Stepping Outside the Garden of Emacs
For the last couple of decades I have been using plain text for all of my organizing, note-taking, journaling, and writing, nearly always in Emacs. This works pretty well since Emacs is available on every desktop platform I’m likely to come across, and unless the state of computing changes radically I’m guessing that state of affairs will continue indefinitely. Text is relatively future proof and doesn’t rely on proprietary programs, and in the hands of a powerful editor like Emacs it can be stretched into quite a few application domains.
But now I have a tablet, an Acer Iconia A500 running Android “Honeycomb”. There is no Emacs for Android, and I’m not sure how you would use it on a touch screen anyway. So now I find myself trying to maintain a similarly future-proof and application-agnostic means of keeping track of my work, while being able to easily write and take notes on the tablet. Here’s what I’ve come up with so far.
For notes I am using the SimpleNote cloud syncing service with Notational Velocity (actually a fork called NValt which has a few more features) on my Macs and Flick Note on Android. (There are other SimpleNote clients on Android, but Flick Note seems to work the best, despite not being tablet-optimized yet.)

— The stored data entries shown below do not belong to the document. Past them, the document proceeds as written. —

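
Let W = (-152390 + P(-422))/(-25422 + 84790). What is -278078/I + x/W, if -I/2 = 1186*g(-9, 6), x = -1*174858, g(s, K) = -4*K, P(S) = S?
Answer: 489176615837/7201392 ≈ 67928.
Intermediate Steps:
W = -38203/14842 (W = (-152390 - 422)/(-25422 + 84790) = -152812/59368 = -152812*1/59368 = -38203/14842 ≈ -2.5740)
x = -174858
I = 56928 (I = -2372*(-4*6) = -2372*(-24) = -2*(-28464) = 56928)
-278078/I + x/W = -278078/56928 - 174858/(-38203/14842) = -278078*1/56928 - 174858*(-14842/38203) = -139039/28464 + 17187036/253 = 489176615837/7201392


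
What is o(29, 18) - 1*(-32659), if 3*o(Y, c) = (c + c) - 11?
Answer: 98002/3 ≈ 32667.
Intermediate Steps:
o(Y, c) = -11/3 + 2*c/3 (o(Y, c) = ((c + c) - 11)/3 = (2*c - 11)/3 = (-11 + 2*c)/3 = -11/3 + 2*c/3)
o(29, 18) - 1*(-32659) = (-11/3 + (2/3)*18) - 1*(-32659) = (-11/3 + 12) + 32659 = 25/3 + 32659 = 98002/3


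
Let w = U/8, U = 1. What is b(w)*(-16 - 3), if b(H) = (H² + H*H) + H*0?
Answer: -19/32 ≈ -0.59375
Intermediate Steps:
w = ⅛ (w = 1/8 = 1*(⅛) = ⅛ ≈ 0.12500)
b(H) = 2*H² (b(H) = (H² + H²) + 0 = 2*H² + 0 = 2*H²)
b(w)*(-16 - 3) = (2*(⅛)²)*(-16 - 3) = (2*(1/64))*(-19) = (1/32)*(-19) = -19/32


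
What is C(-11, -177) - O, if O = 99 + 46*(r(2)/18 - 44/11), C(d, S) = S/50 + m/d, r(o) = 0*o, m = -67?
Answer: 48153/550 ≈ 87.551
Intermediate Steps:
r(o) = 0
C(d, S) = -67/d + S/50 (C(d, S) = S/50 - 67/d = -67/d + S/50)
O = -85 (O = 99 + 46*(0/18 - 44/11) = 99 + 46*(0*(1/18) - 44*1/11) = 99 + 46*(0 - 4) = 99 + 46*(-4) = 99 - 184 = -85)
C(-11, -177) - O = (-67/(-11) + (1/50)*(-177)) - 1*(-85) = (-67*(-1/11) - 177/50) + 85 = (67/11 - 177/50) + 85 = 1403/550 + 85 = 48153/550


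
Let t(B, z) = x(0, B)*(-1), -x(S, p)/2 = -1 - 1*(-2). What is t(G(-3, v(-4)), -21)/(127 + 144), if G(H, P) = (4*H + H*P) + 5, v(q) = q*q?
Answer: 2/271 ≈ 0.0073801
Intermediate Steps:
x(S, p) = -2 (x(S, p) = -2*(-1 - 1*(-2)) = -2*(-1 + 2) = -2*1 = -2)
v(q) = q²
G(H, P) = 5 + 4*H + H*P
t(B, z) = 2 (t(B, z) = -2*(-1) = 2)
t(G(-3, v(-4)), -21)/(127 + 144) = 2/(127 + 144) = 2/271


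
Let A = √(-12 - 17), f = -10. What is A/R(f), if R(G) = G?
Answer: -I*√29/10 ≈ -0.53852*I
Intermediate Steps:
A = I*√29 (A = √(-29) = I*√29 ≈ 5.3852*I)
A/R(f) = (I*√29)/(-10) = (I*√29)*(-⅒) = -I*√29/10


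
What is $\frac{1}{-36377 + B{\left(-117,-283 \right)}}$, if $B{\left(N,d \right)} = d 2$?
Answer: $- \frac{1}{36943} \approx -2.7069 \cdot 10^{-5}$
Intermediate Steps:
$B{\left(N,d \right)} = 2 d$
$\frac{1}{-36377 + B{\left(-117,-283 \right)}} = \frac{1}{-36377 + 2 \left(-283\right)} = \frac{1}{-36377 - 566} = \frac{1}{-36943} = - \frac{1}{36943}$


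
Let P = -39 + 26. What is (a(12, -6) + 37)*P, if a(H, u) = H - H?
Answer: -481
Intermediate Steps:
P = -13
a(H, u) = 0
(a(12, -6) + 37)*P = (0 + 37)*(-13) = 37*(-13) = -481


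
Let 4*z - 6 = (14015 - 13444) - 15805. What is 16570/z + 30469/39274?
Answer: -534774697/149516118 ≈ -3.5767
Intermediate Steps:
z = -3807 (z = 3/2 + ((14015 - 13444) - 15805)/4 = 3/2 + (571 - 15805)/4 = 3/2 + (1/4)*(-15234) = 3/2 - 7617/2 = -3807)
16570/z + 30469/39274 = 16570/(-3807) + 30469/39274 = 16570*(-1/3807) + 30469*(1/39274) = -16570/3807 + 30469/39274 = -534774697/149516118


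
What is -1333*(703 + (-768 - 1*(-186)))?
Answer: -161293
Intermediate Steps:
-1333*(703 + (-768 - 1*(-186))) = -1333*(703 + (-768 + 186)) = -1333*(703 - 582) = -1333*121 = -161293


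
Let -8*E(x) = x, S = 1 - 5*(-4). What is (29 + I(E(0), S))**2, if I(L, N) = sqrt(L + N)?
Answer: (29 + sqrt(21))**2 ≈ 1127.8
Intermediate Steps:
S = 21 (S = 1 + 20 = 21)
E(x) = -x/8
(29 + I(E(0), S))**2 = (29 + sqrt(-1/8*0 + 21))**2 = (29 + sqrt(0 + 21))**2 = (29 + sqrt(21))**2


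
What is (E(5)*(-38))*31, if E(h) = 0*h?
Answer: 0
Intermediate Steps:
E(h) = 0
(E(5)*(-38))*31 = (0*(-38))*31 = 0*31 = 0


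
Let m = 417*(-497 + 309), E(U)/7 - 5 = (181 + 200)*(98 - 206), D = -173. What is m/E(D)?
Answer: 78396/288001 ≈ 0.27221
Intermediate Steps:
E(U) = -288001 (E(U) = 35 + 7*((181 + 200)*(98 - 206)) = 35 + 7*(381*(-108)) = 35 + 7*(-41148) = 35 - 288036 = -288001)
m = -78396 (m = 417*(-188) = -78396)
m/E(D) = -78396/(-288001) = -78396*(-1/288001) = 78396/288001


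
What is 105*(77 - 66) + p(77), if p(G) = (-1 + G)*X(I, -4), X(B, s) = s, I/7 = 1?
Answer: 851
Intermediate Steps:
I = 7 (I = 7*1 = 7)
p(G) = 4 - 4*G (p(G) = (-1 + G)*(-4) = 4 - 4*G)
105*(77 - 66) + p(77) = 105*(77 - 66) + (4 - 4*77) = 105*11 + (4 - 308) = 1155 - 304 = 851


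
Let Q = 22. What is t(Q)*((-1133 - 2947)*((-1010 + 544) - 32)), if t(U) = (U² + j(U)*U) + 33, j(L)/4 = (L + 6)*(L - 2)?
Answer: 101179536480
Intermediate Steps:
j(L) = 4*(-2 + L)*(6 + L) (j(L) = 4*((L + 6)*(L - 2)) = 4*((6 + L)*(-2 + L)) = 4*((-2 + L)*(6 + L)) = 4*(-2 + L)*(6 + L))
t(U) = 33 + U² + U*(-48 + 4*U² + 16*U) (t(U) = (U² + (-48 + 4*U² + 16*U)*U) + 33 = (U² + U*(-48 + 4*U² + 16*U)) + 33 = 33 + U² + U*(-48 + 4*U² + 16*U))
t(Q)*((-1133 - 2947)*((-1010 + 544) - 32)) = (33 - 48*22 + 4*22³ + 17*22²)*((-1133 - 2947)*((-1010 + 544) - 32)) = (33 - 1056 + 4*10648 + 17*484)*(-4080*(-466 - 32)) = (33 - 1056 + 42592 + 8228)*(-4080*(-498)) = 49797*2031840 = 101179536480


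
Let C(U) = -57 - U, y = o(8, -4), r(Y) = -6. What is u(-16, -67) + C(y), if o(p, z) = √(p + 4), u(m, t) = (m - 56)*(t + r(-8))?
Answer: 5199 - 2*√3 ≈ 5195.5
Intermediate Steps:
u(m, t) = (-56 + m)*(-6 + t) (u(m, t) = (m - 56)*(t - 6) = (-56 + m)*(-6 + t))
o(p, z) = √(4 + p)
y = 2*√3 (y = √(4 + 8) = √12 = 2*√3 ≈ 3.4641)
u(-16, -67) + C(y) = (336 - 56*(-67) - 6*(-16) - 16*(-67)) + (-57 - 2*√3) = (336 + 3752 + 96 + 1072) + (-57 - 2*√3) = 5256 + (-57 - 2*√3) = 5199 - 2*√3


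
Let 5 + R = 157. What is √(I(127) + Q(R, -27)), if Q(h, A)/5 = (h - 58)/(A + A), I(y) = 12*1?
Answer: √267/9 ≈ 1.8156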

Notational Velocity takes a search- and tag-based approach to organizing notes, and keeps them in a directory full of text files; SimpleNote uses essentially the same data model and has an open API with clients for many platforms in addition to a web application. In addition, SimpleNote and many of its clients (including NValt) support Markdown formatting in notes, which I am already using quite a bit.
In addition to text notes, I have begun using mind maps for outlining and brainstorming. A touch screen is an ideal interface for a mind mapping program, and on Android the one I am using is Thinking Space. It uses the same format as FreeMind, a popular open source, multi-platform mind mapping application, so my mind maps should be relatively future-proof. I use Dropbox to keep these files in sync, of course, just like everyone else.
And finally, there is writing. I may not have published any of it, but I still do it, and up until now it has all been Markdown files in my Dropbox. I’ve finally decided to take the plunge and start using Scrivener full time; I’ve owned it since the initial release but never quite convinced myself to hide my text inside an OSX package full of RTFDs. But version 2.0 has added a feature that should prove very useful for mobile writing: synchronization with a folder (perhaps in Dropbox?) of plain text files, or with SimpleNote. And of course, Scrivener supports Markdown with export to LaTeX, so I can use a mobile editor or even Emacs to work on the actual writing, while using Scrivener for organization and exporting.
I’m not sure this is the best way to accomplish what I want to do, but I think my Android tablet (which I’ve only had for a week and a half) just got a whole lot more useful.